That was a good question Jackie, and as Chris explained, it is good training to train a dog to view the helper as an adversary, and not just see the sleeve as a tug toy. Early in the training phase, many dogs get very equipment focused and that is normal and expected as the dogs are started out with very little stress, and the tug/sleeve is first introduced as a prey item - but to achieve your goal of building the dog's confidence, and testing his courage and willingness to engage, you have to get the dog "helper/threat" focused. 

For example, here is a pic of my mixed breed being worked: 








Notice that the sleeve is behind her, yet all of her focus in on the "bad guy". (Real Schutzhund people - as opposed to wannabes like me - are welcome to jump in and further comment or correct). He is advancing towards her in full frontal pose, with direct eye contact and a threatening look on his face. The distance between him and Keeta is very small, yet she meets his advance fully by pulling towards him, continued barking, keeping the line taught, and returning the eye contact without missing a beat. 

At this point, many dogs will be overwhelmed by the proximity of the threat, and will back away, and/or go for sleeve on the ground as a safe place to be, as getting the sleeve has always been the release of the stress.


----------



## jfisher (Dec 29, 2005)

I agree with you both...To me, a dog that views the protection phase of Sch as "just a game" does not exemplify what the protection phase was designed for.


----------



## ladylaw203 (May 18, 2001)

Good grief. Um, I accidently edited part of your post because instead of hitting reply, I hit edit.







THAT is what happens when the phone rings. Does it help if I tell you that I spent all day with contractors repairing my place from Hurricane Ike and I am traumatized? I'm sorry,I'm sorry,I'm sorry....did I say I am sorry?

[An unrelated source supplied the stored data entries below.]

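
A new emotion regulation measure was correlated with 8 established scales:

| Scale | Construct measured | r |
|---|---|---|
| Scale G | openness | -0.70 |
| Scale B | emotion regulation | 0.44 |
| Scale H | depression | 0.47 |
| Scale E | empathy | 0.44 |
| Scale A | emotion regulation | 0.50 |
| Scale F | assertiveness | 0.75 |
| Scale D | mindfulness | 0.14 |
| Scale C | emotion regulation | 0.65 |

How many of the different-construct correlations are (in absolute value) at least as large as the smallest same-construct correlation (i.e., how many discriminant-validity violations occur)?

Convergent (same construct = emotion regulation): Scale B, Scale A, Scale C.
Smallest convergent = 0.44. Discriminant |r|: 0.70, 0.47, 0.44, 0.75, 0.14; count ≥ 0.44 → 4.

4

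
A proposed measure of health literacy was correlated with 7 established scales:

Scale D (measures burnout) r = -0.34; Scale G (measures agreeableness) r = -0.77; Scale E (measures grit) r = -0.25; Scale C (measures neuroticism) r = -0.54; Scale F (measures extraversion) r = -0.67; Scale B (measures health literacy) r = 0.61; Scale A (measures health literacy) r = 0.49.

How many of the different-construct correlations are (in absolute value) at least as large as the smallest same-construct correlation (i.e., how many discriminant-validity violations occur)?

Convergent (same construct = health literacy): Scale B, Scale A.
Smallest convergent = 0.49. Discriminant |r|: 0.34, 0.77, 0.25, 0.54, 0.67; count ≥ 0.49 → 3.

3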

I don't even remember what I was going to post.


----------



## Castlemaid (Jun 29, 2006)

If I remember right Ghostwolf was asking at what point in the training is the dog switched from playing in prey to actually being pressured for defense.

I'm not sure if I can answer that question - I'm still learning what Schutzhund is about, still learning what the helper does to train and develop a dog, and still learning about reading my dog when under stress. What I know is that it was an EXTREMELY gradual process, with just tiny bits of more pressure and threat brought forward, with the helper acting (overacting LOL) being scared and intimidated in order to build confidence.


----------



## Chris Wild (Dec 14, 2001)

> Originally Posted By: CastlemaidIf I remember right Ghostwolf was asking at what point in the training is the dog switched from playing in prey to actually being pressured for defense.


The simple answer: when the dog is ready for it.

There is no magic age, as it depends on the dog's temperament, nerve, and his development through other the other stages of learning in protection work. 

Some dogs are ready for some defensive pressure relatively young, others not until full maturity. Likewise, some can only handle a little bit and never more than that, others can handle quite a lot, and some can never handle much at all, regardless of age. Each dog also has a different idea of what constitutes "defensive pressure". For one dog, it may be the helper just acting a bit suspicious or making eye contact, for others it might take a full frontal attack for the dog to feel pressured. It's completely up to the individual dog, and that's why having a good helper who can read the dog well, put on pressure when called for and, most importantly, relieve that pressure in the right manner when the dog responds properly, is so important.


----------